Backfill · 2023
#163 of 420Seventh Generation Dish Soap
Screenshot: the Seventh Generation dish soap product page showing a transparent bottle of the Clary Sage & Cedar scent with the green and white label, ingredient list visible below the product image.
Seventh Generation has been making plant-based cleaning products since 1988. Their dish soap best represents the approach because it does the basic job well enough that you don't notice a difference from conventional brands while eliminating the synthetic fragrances and dyes that most people don't need in their sink water. A transparent bottle lets you see how much is left, and the label lists every ingredient by common name rather than chemical formula.
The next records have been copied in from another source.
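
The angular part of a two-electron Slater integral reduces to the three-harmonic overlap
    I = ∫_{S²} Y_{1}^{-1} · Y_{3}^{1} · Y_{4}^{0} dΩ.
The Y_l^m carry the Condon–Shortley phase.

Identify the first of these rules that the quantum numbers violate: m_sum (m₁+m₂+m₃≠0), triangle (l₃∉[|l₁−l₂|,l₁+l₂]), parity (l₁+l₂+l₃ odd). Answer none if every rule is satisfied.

Σmᵢ = 0  ✓
l₃∈[|l₁−l₂|,l₁+l₂]=[2,4], have l₃=4  ✓
Σlᵢ = 8 ⇒ even  ✓

none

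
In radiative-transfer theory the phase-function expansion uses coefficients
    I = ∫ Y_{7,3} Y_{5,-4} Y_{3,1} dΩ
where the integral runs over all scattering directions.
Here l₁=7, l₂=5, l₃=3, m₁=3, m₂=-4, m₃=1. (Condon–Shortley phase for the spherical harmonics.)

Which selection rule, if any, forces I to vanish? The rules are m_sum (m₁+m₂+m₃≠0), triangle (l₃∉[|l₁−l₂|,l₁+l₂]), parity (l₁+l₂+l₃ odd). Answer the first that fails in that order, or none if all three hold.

Σmᵢ = 0  ✓
l₃∈[|l₁−l₂|,l₁+l₂]=[2,12], have l₃=3  ✓
Σlᵢ = 15 ⇒ odd  ✗

parity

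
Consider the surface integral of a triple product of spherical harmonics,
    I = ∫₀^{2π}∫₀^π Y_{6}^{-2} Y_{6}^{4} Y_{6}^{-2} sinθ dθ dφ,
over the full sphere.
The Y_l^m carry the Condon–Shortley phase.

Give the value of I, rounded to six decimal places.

0.128534

m-sum 0 ✓  L=18 even ✓  0≤6≤12 ✓
Π(2lᵢ+1) = 13×13×13 = 2197
triangle coeff Δ(6,6,6) = 1/325909584
Σ_t [0,6]: t=0:+1/373248000 t=1:−1/1728000 t=2:+1/110592 t=3:−1/46656 t=4:+1/110592 t=5:−1/1728000 t=6:+1/373248000 = -7/1555200
(3j)²=400/46189 [(6 6 6; 0 0 0)], sign=-1
Σ_t [4,6]: t=4:+1/1658880 t=5:−1/518400 t=6:+1/1658880 = -1/1382400
(3j)²=504/46189 [(6 6 6; -2 4 -2)], sign=-1
⇒ 4πI² = 2620800/12623809
I = (+1)√(2620800/12623809/(4π)) = 0.12853364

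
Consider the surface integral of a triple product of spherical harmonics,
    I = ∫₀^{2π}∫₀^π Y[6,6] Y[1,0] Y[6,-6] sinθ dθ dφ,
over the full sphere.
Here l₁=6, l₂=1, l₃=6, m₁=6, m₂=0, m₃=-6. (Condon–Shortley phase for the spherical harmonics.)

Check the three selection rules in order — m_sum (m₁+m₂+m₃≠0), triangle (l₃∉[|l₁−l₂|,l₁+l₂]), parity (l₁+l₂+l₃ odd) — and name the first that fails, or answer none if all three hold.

Σmᵢ = 0  ✓
l₃∈[|l₁−l₂|,l₁+l₂]=[5,7], have l₃=6  ✓
Σlᵢ = 13 ⇒ odd  ✗

parity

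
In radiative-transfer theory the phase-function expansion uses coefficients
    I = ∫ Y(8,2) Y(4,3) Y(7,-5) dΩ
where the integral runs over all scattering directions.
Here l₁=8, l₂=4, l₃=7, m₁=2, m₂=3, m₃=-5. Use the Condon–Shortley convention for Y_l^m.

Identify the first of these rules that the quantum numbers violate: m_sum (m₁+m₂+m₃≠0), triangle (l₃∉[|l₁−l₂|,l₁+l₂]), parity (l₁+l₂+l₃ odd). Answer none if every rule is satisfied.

parity

Σmᵢ = 0  ✓
l₃∈[|l₁−l₂|,l₁+l₂]=[4,12], have l₃=7  ✓
Σlᵢ = 19 ⇒ odd  ✗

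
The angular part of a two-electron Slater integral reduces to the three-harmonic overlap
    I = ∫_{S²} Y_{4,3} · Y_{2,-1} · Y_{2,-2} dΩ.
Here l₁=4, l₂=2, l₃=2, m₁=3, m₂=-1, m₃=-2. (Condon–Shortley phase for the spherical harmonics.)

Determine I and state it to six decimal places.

-0.238414

Rules hold: Σm=0, L=8 even, 2≤2≤6.
N = 9·5·5 = 225
Δ = 4!·4!·0!/9! = 1/630
Racah Σ t=2..2: t=2:+1/16 = 1/16
⇒ 3j(4 2 2; 0 0 0)² = 2/35, sgn +1
Racah Σ t=1..1: t=1:−1/144 = -1/144
⇒ 3j(4 2 2; 3 -1 -2)² = 1/18, sgn -1
4πI² = N·(3j₀)²·(3jₘ)² = 5/7
I = -1·√(0.714286/4π) = -0.23841361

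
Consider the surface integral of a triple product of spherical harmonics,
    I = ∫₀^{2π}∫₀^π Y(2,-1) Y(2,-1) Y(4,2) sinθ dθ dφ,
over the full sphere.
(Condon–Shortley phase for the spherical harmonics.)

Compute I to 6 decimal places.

0.254875

Rules hold: Σm=0, L=8 even, 0≤4≤4.
N = 5·5·9 = 225
Δ = 0!·4!·4!/9! = 1/630
Racah Σ t=0..0: t=0:+1/16 = 1/16
⇒ 3j(2 2 4; 0 0 0)² = 2/35, sgn +1
Racah Σ t=0..0: t=0:+1/36 = 1/36
⇒ 3j(2 2 4; -1 -1 2)² = 4/63, sgn +1
4πI² = N·(3j₀)²·(3jₘ)² = 40/49
I = +1·√(0.816327/4π) = 0.25487487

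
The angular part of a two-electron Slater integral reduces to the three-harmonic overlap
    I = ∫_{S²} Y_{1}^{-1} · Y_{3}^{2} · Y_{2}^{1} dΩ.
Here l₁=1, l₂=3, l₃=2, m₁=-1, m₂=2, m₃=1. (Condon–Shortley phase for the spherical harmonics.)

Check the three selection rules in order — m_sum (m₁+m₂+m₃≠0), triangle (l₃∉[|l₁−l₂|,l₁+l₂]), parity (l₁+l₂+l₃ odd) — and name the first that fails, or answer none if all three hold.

azimuthal sum: -1 + 2 + 1 = 2  ✗
2 ≤ 2 ≤ 4 (triangle on l)
L = 1 + 3 + 2 = 6 (even)

m_sum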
A trust-building detail the company adopted before clean labeling became an industry standard. Scent options are derived from essential oils rather than parfum, and the clary sage and cedar version smells like an herb garden rather than a chemistry lab. I think Seventh Generation is worth paying attention to because they proved that a mass-market cleaning brand could compete on efficacy while making sustainability the baseline rather than the selling point. Concentrated formula means you use less per wash, and the bottle is made from 100% recycled plastic. Closes the loop in a way that brands with virgin plastic bottles and a recycling logo on the label do not. Unilever acquired the company in 2016, and the question of whether corporate ownership changes the mission is valid. Products have remained consistent and the pricing has stayed within a dollar of store brands for most items. When the soap works as well as Dawn and costs only slightly more, the environmental argument doesn't require any compromise, and that is the design achievement.